Along the way, the 46-year-old Southwest Philadelphia woman wound up inspiring her 91-year-old mother, Martha Young, who dropped out of the ninth-grade due to a life-threatening health condition. She recovered, but four years had passed by and she went to work instead.
“I’m glad my mom lived to see it. She wants to go back and get her diploma,” said Coleman, who was part of the graduating class of Parent University at Peirce College, an innovative partnership between the School District of Philadelphia and Peirce that allowed her to earn an associate’s degree tuition-free.
Rita Toliver-Roberts, vice president of academic advancement for Peirce College, said she supported the partnership between Parent University and Peirce College because it helped more working adults in Philadelphia obtain a college degree and made it easier for parents to talk to their children about pursuing higher education.
Coleman and 16 fellow graduates can inspire college students to complete their degree programs. That doesn’t always happen, Toliver-Roberts said.
Peirce College, a nonprofit four-year accredited college catering to working adults, offers accelerated courses and online programs for students with busy work schedules, in addition to traditional classes.
Coleman relied on family and friends for support in balancing work, household chores and college studies. Her daughter, Alicia, 23, helped with cooking and cleaning, and her son, Aaron, 24, drove her around so she could complete errands.
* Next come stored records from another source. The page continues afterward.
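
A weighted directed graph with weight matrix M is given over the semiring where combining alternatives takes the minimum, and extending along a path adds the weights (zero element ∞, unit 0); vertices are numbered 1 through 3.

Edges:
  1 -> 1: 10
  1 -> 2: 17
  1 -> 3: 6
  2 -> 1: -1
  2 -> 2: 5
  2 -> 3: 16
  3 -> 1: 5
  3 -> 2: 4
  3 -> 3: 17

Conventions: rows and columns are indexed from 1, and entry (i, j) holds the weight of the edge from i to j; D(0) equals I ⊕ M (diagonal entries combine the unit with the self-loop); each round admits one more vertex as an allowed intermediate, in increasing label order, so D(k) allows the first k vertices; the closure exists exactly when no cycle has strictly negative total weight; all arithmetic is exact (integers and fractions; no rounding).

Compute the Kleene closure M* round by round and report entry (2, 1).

D(0):
  [0, 17, 6]
  [-1, 0, 16]
  [5, 4, 0]
D(1):
  [0, 17, 6]
  [-1, 0, 5]
  [5, 4, 0]
D(2):
  [0, 17, 6]
  [-1, 0, 5]
  [3, 4, 0]
D(3):
  [0, 10, 6]
  [-1, 0, 5]
  [3, 4, 0]
Answer: M*[2][1] = -1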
She saw how her youngest child, Aric, 13, bubbled with excitement over her college studies.
“I really couldn’t have done it without them,” Coleman said proudly. She encourages other working adults who want to pursue higher education goals to declare their intentions to family and friends and involve them by asking for their support.
“Call on them so you can continue and stay focused. It’s very easy to get off track and get into other things,” she said.
With an associate's degree in General Studies, Coleman plans to pursue a bachelor’s degree, one of the qualifications for working as a teacher. She now works in the School District of Philadelphia as a special education classroom assistant.
The most challenging part of juggling work and school was staying focused while undergoing personal difficulties. She coped with a death in the family, financial pressure, major surgery and separation from her spouse and the anxiety over the deployment of her son, Anre Young, a 30-year-old Marine who was sent to Iraq and Afghanistan.
But she wanted to set an example for all of them.
“You can achieve your goals if you work hard,” Coleman said, proudly. “This is one step closer to my goal of becoming a teacher and getting my bachelor’s degree.”
Dr. William Hite Jr., superintendent of schools, lauded the joint partnership with Peirce, saying it helps supports Philadelphia’s “longstanding commitment to education and degree attainment.”
“Parents serve as the first teachers to our children and play a large part in their academic success, which only emphasizes the need for our parents to have a solid education foundation. As a result of Parent University, we have provided the resources, support, and education necessary for our parents to succeed,” Hite said in a prepared statement.